第19話
「村長さん。いいかな」
村長が村の幹部と書類仕事をしていた執務室。そこにノックもなしにドーリーとVは入っていく。
「あ、すいません。お仕事中でしたか」
田舎というのはいつものマナーを忘れさせるのか、Vはそう言って平謝り。
「急ぎの用事かい?」
「急ぎじゃないが、ちょっと頼み事があるんだ。村の際に罠を仕掛けたい、家畜や人がかかっても死なないが、獣やモンスターの類を捉えてはなさないやつだ」
具体的には紐を使ったくくり罠。今日は元猟師が、倉庫に転がっていたから使ってくれ、という残り物を仕掛けるが、今日の夜にVとドーリーで追加の罠も作る予定。
「あぁ、その許可を取りたいって話か。なら最初にお伝えしたとおり大丈夫です。村人にはこちらから伝えておくから」
「どこに仕掛けたかわかるように印を付けておくし、帰る際には全部回収するよ。間違って子供がかかっても、まぁ深い切り傷程度で住むやつだ。だからもう一つお願いがあるんだが」
「なんですか」
Vが引きつぐ
「人や家畜が死なない代わりに、モンスターや獣も死にません。ですから僕かドーリーさんが出向いてトドメを指す必要があります。ただ毎日全部の罠を回ってたらきりがありませんから、村人がモンスターなんかが罠にかかってるのを見たら村長さんの家に伝えるように言ってもらえますか。あと怪我がないようにモンスターが捕まっていても村人は近づかないように」
村長は少し考える。
たしかに朝駆けや夜討ちで家の中が騒がしくなるとは言っていた。それはまぁ仕方ない。冒険者という荒くれ者を雇ったのだから覚悟の上だし、最近妙に増えているモンスターを減らしてもらうのだから仕方ない。

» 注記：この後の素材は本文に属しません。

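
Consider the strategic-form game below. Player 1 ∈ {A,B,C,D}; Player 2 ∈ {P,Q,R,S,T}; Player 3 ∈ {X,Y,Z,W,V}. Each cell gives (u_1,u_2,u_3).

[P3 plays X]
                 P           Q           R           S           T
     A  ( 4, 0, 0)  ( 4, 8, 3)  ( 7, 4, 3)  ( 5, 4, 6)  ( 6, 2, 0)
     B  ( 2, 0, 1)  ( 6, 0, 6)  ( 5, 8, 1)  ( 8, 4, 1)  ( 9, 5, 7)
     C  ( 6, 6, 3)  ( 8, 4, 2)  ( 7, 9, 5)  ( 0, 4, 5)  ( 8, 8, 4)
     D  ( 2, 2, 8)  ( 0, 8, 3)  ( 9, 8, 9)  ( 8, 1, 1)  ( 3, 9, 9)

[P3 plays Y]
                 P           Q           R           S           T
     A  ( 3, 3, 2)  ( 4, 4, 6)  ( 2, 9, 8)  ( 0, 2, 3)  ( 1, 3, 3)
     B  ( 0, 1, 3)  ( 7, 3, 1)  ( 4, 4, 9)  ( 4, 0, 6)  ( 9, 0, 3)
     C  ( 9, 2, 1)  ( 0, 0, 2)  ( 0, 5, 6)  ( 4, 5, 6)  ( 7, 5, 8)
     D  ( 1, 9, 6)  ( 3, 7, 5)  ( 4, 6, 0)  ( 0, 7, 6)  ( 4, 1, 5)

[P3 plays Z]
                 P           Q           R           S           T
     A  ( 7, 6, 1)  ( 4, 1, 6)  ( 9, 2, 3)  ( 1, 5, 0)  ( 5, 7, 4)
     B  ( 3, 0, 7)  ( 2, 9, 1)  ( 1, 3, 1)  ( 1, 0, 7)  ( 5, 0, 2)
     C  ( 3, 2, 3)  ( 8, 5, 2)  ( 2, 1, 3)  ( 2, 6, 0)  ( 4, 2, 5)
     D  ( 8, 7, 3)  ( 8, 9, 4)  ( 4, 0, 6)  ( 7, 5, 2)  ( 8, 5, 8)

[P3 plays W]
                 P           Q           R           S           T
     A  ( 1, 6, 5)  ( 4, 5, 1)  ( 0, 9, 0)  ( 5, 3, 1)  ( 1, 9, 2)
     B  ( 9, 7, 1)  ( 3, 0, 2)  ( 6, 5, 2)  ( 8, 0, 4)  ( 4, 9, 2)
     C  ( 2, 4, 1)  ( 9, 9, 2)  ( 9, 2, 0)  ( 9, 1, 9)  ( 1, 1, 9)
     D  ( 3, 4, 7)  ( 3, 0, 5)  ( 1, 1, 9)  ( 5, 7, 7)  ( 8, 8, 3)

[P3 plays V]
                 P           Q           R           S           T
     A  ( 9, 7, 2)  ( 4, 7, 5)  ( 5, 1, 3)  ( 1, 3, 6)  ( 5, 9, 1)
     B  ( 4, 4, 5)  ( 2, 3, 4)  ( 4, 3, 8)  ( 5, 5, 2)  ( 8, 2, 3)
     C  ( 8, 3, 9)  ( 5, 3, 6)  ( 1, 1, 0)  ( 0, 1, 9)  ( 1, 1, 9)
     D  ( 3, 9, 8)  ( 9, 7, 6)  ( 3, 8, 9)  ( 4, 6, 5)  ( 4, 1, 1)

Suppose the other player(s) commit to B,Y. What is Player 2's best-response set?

argmax u_2 = {R}

u_2(P vs B,Y) = 1
u_2(Q vs B,Y) = 3
u_2(R vs B,Y) = 4
u_2(S vs B,Y) = 0
u_2(T vs B,Y) = 0
max payoff 4 at {R}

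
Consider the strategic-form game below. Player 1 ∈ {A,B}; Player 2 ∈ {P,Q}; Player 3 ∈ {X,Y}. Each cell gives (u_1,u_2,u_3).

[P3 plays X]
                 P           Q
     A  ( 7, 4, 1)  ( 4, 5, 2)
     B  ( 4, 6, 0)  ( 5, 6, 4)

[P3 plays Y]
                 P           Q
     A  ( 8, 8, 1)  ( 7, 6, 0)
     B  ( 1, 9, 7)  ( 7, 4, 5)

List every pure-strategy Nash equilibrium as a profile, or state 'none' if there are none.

Nash profiles: (A,P,Y)

(A,P,X): not NE [P2→Q gives 5>4]
(A,P,Y): NE
(A,Q,X): not NE [P1→B gives 5>4]
(A,Q,Y): not NE [P2→P gives 8>6; P3→X gives 2>0]
(B,P,X): not NE [P1→A gives 7>4; P3→Y gives 7>0]
(B,P,Y): not NE [P1→A gives 8>1]
(B,Q,X): not NE [P3→Y gives 5>4]
(B,Q,Y): not NE [P2→P gives 9>4]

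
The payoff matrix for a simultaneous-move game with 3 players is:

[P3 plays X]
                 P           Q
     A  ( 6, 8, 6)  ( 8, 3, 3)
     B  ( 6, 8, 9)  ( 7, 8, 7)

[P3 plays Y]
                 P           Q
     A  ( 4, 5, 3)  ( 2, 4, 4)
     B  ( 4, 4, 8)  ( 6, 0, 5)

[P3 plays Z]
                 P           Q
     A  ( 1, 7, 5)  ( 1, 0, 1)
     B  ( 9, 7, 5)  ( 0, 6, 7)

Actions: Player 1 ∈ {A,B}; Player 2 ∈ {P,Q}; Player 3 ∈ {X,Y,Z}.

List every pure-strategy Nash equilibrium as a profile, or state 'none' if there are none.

NE set: (A,P,X), (B,P,X)

(A,P,X): NE
(A,P,Y): not NE [P3→X gives 6>3]
(A,P,Z): not NE [P1→B gives 9>1; P3→X gives 6>5]
(A,Q,X): not NE [P2→P gives 8>3; P3→Y gives 4>3]
(A,Q,Y): not NE [P1→B gives 6>2; P2→P gives 5>4]
(A,Q,Z): not NE [P2→P gives 7>0; P3→Y gives 4>1]
(B,P,X): NE
(B,P,Y): not NE [P3→X gives 9>8]
(B,P,Z): not NE [P3→X gives 9>5]
(B,Q,X): not NE [P1→A gives 8>7]
(B,Q,Y): not NE [P2→P gives 4>0; P3→Z gives 7>5]
(B,Q,Z): not NE [P1→A gives 1>0; P2→P gives 7>6]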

罠についても同様。むしろこちらの要望を最大限に汲み取った上にこちらが出し忘れた要件も汲んでくれるのだから文句なしである。
そう優秀なのだ。正直相場より報酬が安いと自分でも察している案件について、しっかりと対応してくれている良い冒険者。
そうなると中々要望を断れない。でも村人は冒険者を雇うことに反感をもっている人も多いが、まぁ、うーん。
「どうだろうか?」
こまった村長は隣で口を挟まず話を聞いていた幹部に聞きました。
幹部、と言っても酒場の女主人の旦那。
「良いんじゃないでしょうか?正直そこまで高い報酬を出せてないのにわがままをいうわけにもいきませんし、最近はモンスターが多すぎるから村民も納得しますよ」
「まぁそうか。そうだな。わかった。それも伝えておこう。いつから罠をしかける?」
「今から」
そう言ってドーリーが見せた紐の束。紐の先の輪に足が入ると紐が締まり、動けなくなる。
「そうなると困るな。仕事が残ってる。君たちの方から近隣の住人に伝えてもらえるかな。紹介状を書こうか?」
「良いですよ。こっちでやりますから、それじゃお手数おかけしました」
そう言ってドアを閉めてさっていく二人。
「なんというかこう、評価に困る二人ですね。有能なんですか?」
「連れてきた御者はすごいと言ってたんだが、なんか組んですぐだって話もあってなぁ。昨日はすぐ寝ちまったし。朝風呂入って朝飯食ったらすぐに出て行くくらい勤勉なんだが、娘はなんか嫌ってるし、悪い人じゃなさそうなんだが、よくわからんなぁ」
これは村長の正直な感想。
この感想は3日後にはがらっと変わっている。